Prairie dogs are small and squirrelly, but they have outsized influence on the health of their entire ecosystem. Not only do they help turn over the sun-baked soil of the prairie to keep grasses growing, but they’re also an important food source for at least a half dozen species—many of which are imperiled due to habitat loss.
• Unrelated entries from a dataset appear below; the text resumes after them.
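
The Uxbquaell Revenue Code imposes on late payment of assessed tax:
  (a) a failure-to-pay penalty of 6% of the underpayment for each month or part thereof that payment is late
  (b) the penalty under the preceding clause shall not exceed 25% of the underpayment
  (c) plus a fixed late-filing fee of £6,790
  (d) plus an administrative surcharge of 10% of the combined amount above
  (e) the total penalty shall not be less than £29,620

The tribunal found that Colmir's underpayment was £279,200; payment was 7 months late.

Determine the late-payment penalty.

Accrued rate: 6% × 7 = 42%, capped at 25% → 25%
Failure-to-pay penalty: 25% of £279,200 = £69,800
Penalty before surcharge: £69,800 + £6,790 = £76,590
Administrative surcharge: 10% of £76,590 = £7,659
Total penalty: £76,590 + £7,659 = £84,249
Minimum £29,620: £84,249 meets the minimum, no increase.

£84,249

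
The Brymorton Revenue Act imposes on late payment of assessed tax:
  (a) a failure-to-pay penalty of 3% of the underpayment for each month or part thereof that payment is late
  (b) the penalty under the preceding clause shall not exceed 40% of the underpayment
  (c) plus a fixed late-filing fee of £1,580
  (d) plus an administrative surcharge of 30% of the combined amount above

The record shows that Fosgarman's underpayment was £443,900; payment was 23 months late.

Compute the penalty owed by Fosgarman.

£232,882

Accrued rate: 3% × 23 = 69%, capped at 40% → 40%
Failure-to-pay penalty: 40% of £443,900 = £177,560
Penalty before surcharge: £177,560 + £1,580 = £179,140
Administrative surcharge: 30% of £179,140 = £53,742
Total penalty: £179,140 + £53,742 = £232,882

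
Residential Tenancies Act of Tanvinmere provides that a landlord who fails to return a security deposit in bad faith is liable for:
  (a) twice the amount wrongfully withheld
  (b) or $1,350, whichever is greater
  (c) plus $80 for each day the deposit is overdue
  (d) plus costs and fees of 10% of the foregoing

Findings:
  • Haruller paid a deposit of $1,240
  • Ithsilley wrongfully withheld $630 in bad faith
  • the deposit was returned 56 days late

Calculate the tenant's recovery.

Doubled: 2 × $630 = $1,260
Minimum $1,350: $1,260 is below the minimum → $1,350
Late-return penalty: 56 × $80 = $4,480
Damages plus late penalty: $1,350 + $4,480 = $5,830
Costs and fees: 10% of $5,830 = $583
Total recovery: $5,830 + $583 = $6,413

Recovery: $6,413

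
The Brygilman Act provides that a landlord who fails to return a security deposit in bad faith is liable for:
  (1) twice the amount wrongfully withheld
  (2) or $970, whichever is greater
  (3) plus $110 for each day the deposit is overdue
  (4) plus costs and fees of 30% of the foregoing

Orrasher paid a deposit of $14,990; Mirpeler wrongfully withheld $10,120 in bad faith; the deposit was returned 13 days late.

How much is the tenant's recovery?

Recovery: $28,171

Doubled: 2 × $10,120 = $20,240
Minimum $970: $20,240 meets the minimum, no increase.
Late-return penalty: 13 × $110 = $1,430
Damages plus late penalty: $20,240 + $1,430 = $21,670
Costs and fees: 30% of $21,670 = $6,501
Total recovery: $21,670 + $6,501 = $28,171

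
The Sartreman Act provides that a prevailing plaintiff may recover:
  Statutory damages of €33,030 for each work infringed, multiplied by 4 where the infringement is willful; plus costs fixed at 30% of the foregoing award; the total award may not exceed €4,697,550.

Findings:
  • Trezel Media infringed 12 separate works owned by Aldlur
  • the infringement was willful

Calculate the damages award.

Statutory damages: 12 × €33,030 = €396,360
Multiplied by 4: 4 × €396,360 = €1,585,440
Costs: 30% of €1,585,440 = €475,632
Award plus costs: €1,585,440 + €475,632 = €2,061,072
Cap at €4,697,550: €2,061,072 is within the cap, no reduction.

Award: €2,061,072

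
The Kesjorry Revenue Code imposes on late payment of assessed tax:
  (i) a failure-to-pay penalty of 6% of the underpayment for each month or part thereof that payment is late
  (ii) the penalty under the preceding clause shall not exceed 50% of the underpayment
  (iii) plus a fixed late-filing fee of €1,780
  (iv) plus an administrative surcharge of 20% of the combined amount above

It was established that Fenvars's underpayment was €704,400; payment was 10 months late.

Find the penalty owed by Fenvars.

€424,776

Accrued rate: 6% × 10 = 60%, capped at 50% → 50%
Failure-to-pay penalty: 50% of €704,400 = €352,200
Penalty before surcharge: €352,200 + €1,780 = €353,980
Administrative surcharge: 20% of €353,980 = €70,796
Total penalty: €353,980 + €70,796 = €424,776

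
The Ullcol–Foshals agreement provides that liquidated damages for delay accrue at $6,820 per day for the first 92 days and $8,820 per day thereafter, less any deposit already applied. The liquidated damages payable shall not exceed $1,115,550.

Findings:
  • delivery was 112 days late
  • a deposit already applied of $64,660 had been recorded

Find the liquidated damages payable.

Liquidated damages: $739,180

First 92 days: 92 × $6,820 = $627,440
Remaining days: (112 − 92) × $8,820 = $176,400
Accrued per-day damages: $627,440 + $176,400 = $803,840
Less deposit already applied: $803,840 − $64,660 = $739,180
Cap at $1,115,550: $739,180 is within the cap, no reduction.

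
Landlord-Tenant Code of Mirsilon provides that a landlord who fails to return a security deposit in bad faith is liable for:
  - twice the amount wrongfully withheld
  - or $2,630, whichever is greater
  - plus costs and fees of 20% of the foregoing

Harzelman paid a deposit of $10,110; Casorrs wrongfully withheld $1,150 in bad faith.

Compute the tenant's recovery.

Doubled: 2 × $1,150 = $2,300
Minimum $2,630: $2,300 is below the minimum → $2,630
Costs and fees: 20% of $2,630 = $526
Total recovery: $2,630 + $526 = $3,156

Recovery: $3,156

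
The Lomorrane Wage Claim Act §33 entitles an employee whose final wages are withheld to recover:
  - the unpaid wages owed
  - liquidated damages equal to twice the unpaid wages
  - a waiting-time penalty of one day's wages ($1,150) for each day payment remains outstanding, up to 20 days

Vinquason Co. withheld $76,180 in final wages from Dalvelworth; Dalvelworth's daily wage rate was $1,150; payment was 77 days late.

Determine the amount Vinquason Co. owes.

$251,540

Doubled: 2 × $76,180 = $152,360
Penalty days: min(77, 20) = 20
Waiting-time penalty: 20 × $1,150 = $23,000
Total award: $76,180 + $152,360 + $23,000 = $251,540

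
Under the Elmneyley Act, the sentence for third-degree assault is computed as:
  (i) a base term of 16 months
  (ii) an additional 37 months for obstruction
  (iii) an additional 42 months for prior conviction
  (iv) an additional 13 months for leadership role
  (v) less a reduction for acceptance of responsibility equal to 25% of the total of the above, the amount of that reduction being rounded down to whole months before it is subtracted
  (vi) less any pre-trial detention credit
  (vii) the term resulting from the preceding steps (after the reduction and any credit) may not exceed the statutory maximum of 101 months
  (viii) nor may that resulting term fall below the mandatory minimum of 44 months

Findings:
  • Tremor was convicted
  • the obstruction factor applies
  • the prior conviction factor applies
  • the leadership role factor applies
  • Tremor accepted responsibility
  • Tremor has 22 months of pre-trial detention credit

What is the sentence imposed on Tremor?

Sentence: 59 months

Obstruction enhancement: +37 months
Prior conviction enhancement: +42 months
Leadership role enhancement: +13 months
Adjusted term: 16 months + 37 months + 42 months + 13 months = 108 months
Acceptance of responsibility reduction: 25% of 108 months = 27 months (rounded down)
After reduction: 108 − 27 = 81 months
Less pre-trial detention credit: 81 months − 22 months = 59 months
Cap at 101 months: 59 months is within the cap, no reduction.
Minimum 44 months: 59 months meets the minimum, no increase.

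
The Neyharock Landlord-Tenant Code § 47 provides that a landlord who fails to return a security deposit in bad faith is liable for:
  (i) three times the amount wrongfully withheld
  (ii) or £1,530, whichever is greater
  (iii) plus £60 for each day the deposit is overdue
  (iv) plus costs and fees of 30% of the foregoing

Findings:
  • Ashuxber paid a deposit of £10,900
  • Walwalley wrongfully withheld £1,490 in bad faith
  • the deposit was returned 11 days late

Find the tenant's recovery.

Trebled: 3 × £1,490 = £4,470
Minimum £1,530: £4,470 meets the minimum, no increase.
Late-return penalty: 11 × £60 = £660
Damages plus late penalty: £4,470 + £660 = £5,130
Costs and fees: 30% of £5,130 = £1,539
Total recovery: £5,130 + £1,539 = £6,669

£6,669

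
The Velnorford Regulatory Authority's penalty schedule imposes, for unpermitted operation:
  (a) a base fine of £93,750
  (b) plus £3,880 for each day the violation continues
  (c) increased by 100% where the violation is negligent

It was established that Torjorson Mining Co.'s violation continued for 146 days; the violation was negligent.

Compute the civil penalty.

Per-day component: 146 × £3,880 = £566,480
Base plus per-day: £93,750 + £566,480 = £660,230
Enhancement: 100% of £660,230 = £660,230
Enhanced fine: £660,230 + £660,230 = £1,320,460

£1,320,460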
Recovery of the endangered black-footed ferret, in particular, is entirely dependent on restoring large prairie dog communities in at least a few places across the Great Plains.

This summer, Defenders’ Rocky Mountain Representative Jonathan Proctor helped move hundreds of prairie dogs in Wyoming from the edge of Thunder Basin National Grassland, where they were threatened with poisoning, to an interior section of the Grassland where they will be fully protected from poisoning and shooting.

Here’s Jonathan explaining the importance of protecting prairie dogs and their habitat in this excellent article from New West on the Thunder Basin relocation project:

And while some see that as plenty of space for a dirt-slinging little varmint, the loss of a keystone species such as the prairie dog has lasting repercussions.

As the prairie dogs go, so do the species that rely on them, including eagles, badgers, weasels, mountain plovers, swift foxes, ferruginous hawks, burrowing owls and rattlesnakes. They’re part of the complexity that is the grassland web. Take one piece out, even a piece as small as a prairie dog, and the rest suffer.

“It was a sea of life. It was a city. For wildlife this was New York City,” says Jonathan Proctor, surveying the grassland. Proctor, who has spent many years on this issue, is the Rocky Mountain region representative for the Defenders of Wildlife. “The loss of the prairie dog was the loss of all of that. Some still remain, but nothing like it was. It was impressive by any standard.”